Bork P, Ouzounis C, Sander C, Scharf M, Schneider R, Sonnhammer E
European Molecular Biology Laboratory, Heidelberg, Germany.
Protein Sci. 1992 Dec;1(12):1677-90. doi: 10.1002/pro.5560011216.
With the completion of the first phase of the European yeast genome sequencing project, the complete DNA sequence of chromosome III of Saccharomyces cerevisiae has become available (Oliver, S. G., et al., 1992, Nature 357, 38-46). We have tested the predictive power of computer sequence analysis of the 176 probable protein products of this chromosome, after exclusion of six problem cases. When the results of database similarity searches are pooled with prior knowledge, a likely function can be assigned to 42% of the proteins, and a predicted three-dimensional structure to a third of these (14% of the total). The function of the remaining 58% remains to be determined. Of these, about one-third have one or more probable transmembrane segments. Among the most interesting proteins with predicted functions are a new member of the type X polymerase family, a transcription factor with an N-terminal DNA-binding domain related to GAL4, a "fork head" DNA-binding domain previously known only in Drosophila and in mammals, and a putative methyltransferase.
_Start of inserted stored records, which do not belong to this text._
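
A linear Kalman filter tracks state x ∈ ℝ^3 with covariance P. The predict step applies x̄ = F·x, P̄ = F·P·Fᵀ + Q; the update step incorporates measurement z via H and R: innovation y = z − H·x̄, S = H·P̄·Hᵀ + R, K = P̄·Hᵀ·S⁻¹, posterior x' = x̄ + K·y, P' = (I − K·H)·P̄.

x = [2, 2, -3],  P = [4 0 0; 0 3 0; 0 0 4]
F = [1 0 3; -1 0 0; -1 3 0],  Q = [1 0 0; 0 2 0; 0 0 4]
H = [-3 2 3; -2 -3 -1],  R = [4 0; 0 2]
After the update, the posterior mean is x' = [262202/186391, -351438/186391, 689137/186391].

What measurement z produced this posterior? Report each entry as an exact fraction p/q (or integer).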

Our analysis increased the number of known significant sequence similarities on chromosome III by 13, to now 67. Although the near 40% success rate of identifying unknown protein function by sequence analysis is surprisingly high, the information gap between known protein sequences and unknown function is expected to widen and become a major bottleneck of genome projects in the near future. Based on the experience gained in this test study, we suggest that the development of an automated computer workbench for protein sequence analysis must be an important item in genome projects.
随着欧洲酵母基因组测序项目第一阶段的完成,酿酒酵母第三条染色体的完整DNA序列已可得(奥利弗,S.G.等人,1992年,《自然》357卷,38 - 46页)。在排除六个有问题的案例后,我们测试了对这条染色体上176个可能的蛋白质产物进行计算机序列分析的预测能力。当将数据库相似性搜索结果与先验知识汇总时,42%的蛋白质可被赋予可能的功能,其中三分之一(占总数的14%)可预测其三维结构。其余58%蛋白质的功能仍有待确定。其中约三分之一有一个或多个可能的跨膜区段。在具有预测功能的最有趣的蛋白质中,有X型聚合酶家族的一个新成员、一个N端DNA结合结构域与GAL4相关的转录因子、一个此前仅在果蝇和哺乳动物中已知的“叉头”DNA结合结构域以及一个推定的甲基转移酶。我们的分析使第三条染色体上已知的显著序列相似性数量增加了13个,达到现在的67个。尽管通过序列分析识别未知蛋白质功能近40%的成功率高得出人意料,但已知蛋白质序列与未知功能之间的信息差距预计在不久的将来会扩大,并成为基因组项目的一个主要瓶颈。基于在这项测试研究中获得的经验,我们建议开发一个用于蛋白质序列分析的自动化计算机工作台必须成为基因组项目中的一项重要内容。